ダース・ベイダー清宮が誕生!? 覚醒のカギは「イメチェン」

2020年01月07日 16時30分

今年の漢字に「幸」を書き記した清宮

 入団3年目を迎える大器は覚醒するのか。日本ハムの清宮幸太郎内野手(20)が6日に千葉県鎌ヶ谷市の球団施設で自主トレを公開した。ここ2年はケガの影響などで秘めたポテンシャルを発揮できずにいるが、栗山監督からは「3割、30本打てる選手」と大きな期待を寄せられている。本人も「本塁打を30、40本打ちたい」と意気込む中、チーム内から“イメチェン”を勧める声が出ている。

 右肘関節形成術の影響で、現在はリハビリ中の身。それでも昨年末から打撃練習を再開したとあって、清宮は「まだ100%では振れてないですが、違和感も不安もないです。(力加減は)6割というところでやっていました。(昨年末と)同じくらいです」と、リハビリが順調に進んでいることを強調した。

 ルーキーイヤーの2018年は出場53試合で打率2割ジャストの7本塁打、18打点。昨季は球団の高卒2年目では東映時代の1960年・張本勲以来となる4番での出場も果たしたが、81試合で打率2割4厘、7本塁打、33打点と伸び悩んだ。

 さらに、18年の開幕前には局限性腹膜炎で緊急入院し、昨年3月もオープン戦で右有鉤骨を骨折するなどケガに悩まされてきただけに「キャンプまでには全力で振れるよう、無理せず、じっくり、ゆっくりと振っていきたいです」。飛躍を期待される中でも焦っている様子はない。

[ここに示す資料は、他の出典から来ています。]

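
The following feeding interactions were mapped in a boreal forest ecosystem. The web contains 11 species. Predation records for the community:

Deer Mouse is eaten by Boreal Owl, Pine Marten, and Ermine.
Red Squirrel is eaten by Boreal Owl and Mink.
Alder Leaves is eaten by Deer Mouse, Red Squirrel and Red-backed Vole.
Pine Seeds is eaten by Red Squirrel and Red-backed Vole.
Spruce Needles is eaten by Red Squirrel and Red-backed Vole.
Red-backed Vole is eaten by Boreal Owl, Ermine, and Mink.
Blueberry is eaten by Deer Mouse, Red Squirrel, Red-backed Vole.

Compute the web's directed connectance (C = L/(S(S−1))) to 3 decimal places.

The web has S = 11 species and L = 18 feeding links.
C = L / (S(S−1)) = 18 / 110 = 0.1636 ≈ 0.164.

C = 0.164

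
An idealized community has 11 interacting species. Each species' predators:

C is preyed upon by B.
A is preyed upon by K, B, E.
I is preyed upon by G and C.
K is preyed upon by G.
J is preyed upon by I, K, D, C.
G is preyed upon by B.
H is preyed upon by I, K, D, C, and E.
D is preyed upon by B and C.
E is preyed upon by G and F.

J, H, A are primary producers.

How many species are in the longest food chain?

4 species

One longest chain: J → I → G → B.
It has 4 species and 3 links.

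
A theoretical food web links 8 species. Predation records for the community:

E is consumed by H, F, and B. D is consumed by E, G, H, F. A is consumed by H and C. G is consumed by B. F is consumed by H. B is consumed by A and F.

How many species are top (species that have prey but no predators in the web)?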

 そんな清宮を巡ってチーム内では、ひそかに“イメチェン計画”が話題になっている。内容は登場曲について。昨年までは「スター・ウォーズのテーマ」を使用しており、壮大な音楽の中での登場は今や清宮の代名詞と言っても過言ではない。

 そこで、ある選手は「幸太郎は、おっとり優しい印象があるから、もっと威圧感のある曲のほうがいいんじゃないですかね。同じスター・ウォーズ関連なら、ダース・ベイダーのテーマ曲とかのほうが『出てきたぞ!』と思われるんじゃないでしょうか」と提案する。

 3年目を機に“脱おっとり”を図り、威圧感のある“ダース・清宮”になれば球場内の空気も一変して、今までになかった力が引き出されるのではないかというアイデアだ。当の清宮は登場曲について「今のところ同じで」と現状維持が既定路線だが、同僚の意見にも一理ある。

 栗山監督から「3割、30本打てる」と背中を押されている清宮は「スイッチを入れてくださるので、なんとしてもというところです」と期待に応える覚悟だ。今年のテーマの漢字に「幸」を挙げ「幸ある年にしたい」と笑顔で語った背番号21は、どんな変貌ぶりを見せてくれるのか。